Q10. There is also xml DBs, which go beyond relational. Hybridization with relational turned out to be very useful. For example, DB2 has a huge investment in XML, and it is extensively published, and it has also succeeded commercially. Monet DB did substantial work in that area early on as well. How do they relate with “new data stores”?
Robert Greene: I really look at XML databases as large index engines. I have seen implementations of these which look very much like document stores. The main difference being that they are generally indexing everything. Where the document stores appear to be much more selective about the meta data exposed for indexing and query. Still, I think the challenge for XML db’s is the mismatch in it’s use within the programming paradigm. Developers think of XML as data interchange and transformation technology. It is not perceived as transactional data management and storage and developers don’t program in XML, so it feels clunky for them to figure out how to wrap it into their logical transactions. I suspect if feels a little less clunky if what you are dealing with are documents. Perhaps they should be considered the original document stores.
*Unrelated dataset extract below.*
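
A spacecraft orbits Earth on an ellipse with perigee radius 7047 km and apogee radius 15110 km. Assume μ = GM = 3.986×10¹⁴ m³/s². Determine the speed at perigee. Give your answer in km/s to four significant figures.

Semi-major axis a = (r_p + r_a)/2 = 11078 km = 1.108×10⁷ m.
Vis-viva: v² = μ(2/r − 1/a) = 3.986×10¹⁴ × (2.838×10⁻⁷ − 9.026×10⁻⁸) = 7.715×10⁷ m²/s².
v = 8783 m/s = 8.783 km/s.

v ≈ 8.783 km/s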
Q11. Choosing a solution: Given this confusing array of alternatives, which data storage system do you choose for your application?
Robert Greene: I choose the right tool for the job. This is again one of those questions which deserves several books. There is no 1 best solution for all applications, deciding factors can be complicated, but here is what I think about as major influencing factors. I look at it from the perspective of whether the application is data driven or model driven.
If it is model driven, I lean towards ODB or RDB.
If it is data driven, I lean towards NoSQL or RDB.
If the project is model driven and has a complex known model, ODB is a good choice because it handles the complexity well. If the project is model driven and has a simple known model, RDB is a good choice, because you should not be performance penalized if the model is simple, there are lots of available choices and people who know how to use the technology.
If the project is data driven and the data is small, RDB is good for the prior reasons. If the project is data driven and the data is huge, then NoSQL is a good choice because it takes a better architectural approach to huge data allowing the use of things like map reduce for parallel processing and/or application managed identity for better data distribution.
Of course, even within these categorizations you have ranges of value in different products. For example, MySQL and Oracle are both RDB, so which one to choose? Similarly, db4o and Versant are both ODB’s, so which one should you choose? So, I also look at the selection process from the perspective of 2 additional requirements: Data Volume, Concurrency. Within a given category, these will help narrow in on a good choice. For example, if you look at the company Oracle, you naturally consider that MySQL is less data scalable and less concurrent than the Oracle database, yet they are both RDB. Similarly, if you look at the company Versant, you would consider db4o to be less data scalable and less concurrent than the Versant database, yet they are both ODB.
Finally, I say you should test, evaluate any selection within the context of your major requirements. Get the core use cases mocked up and put your top choices to the test, it is the only way to be sure.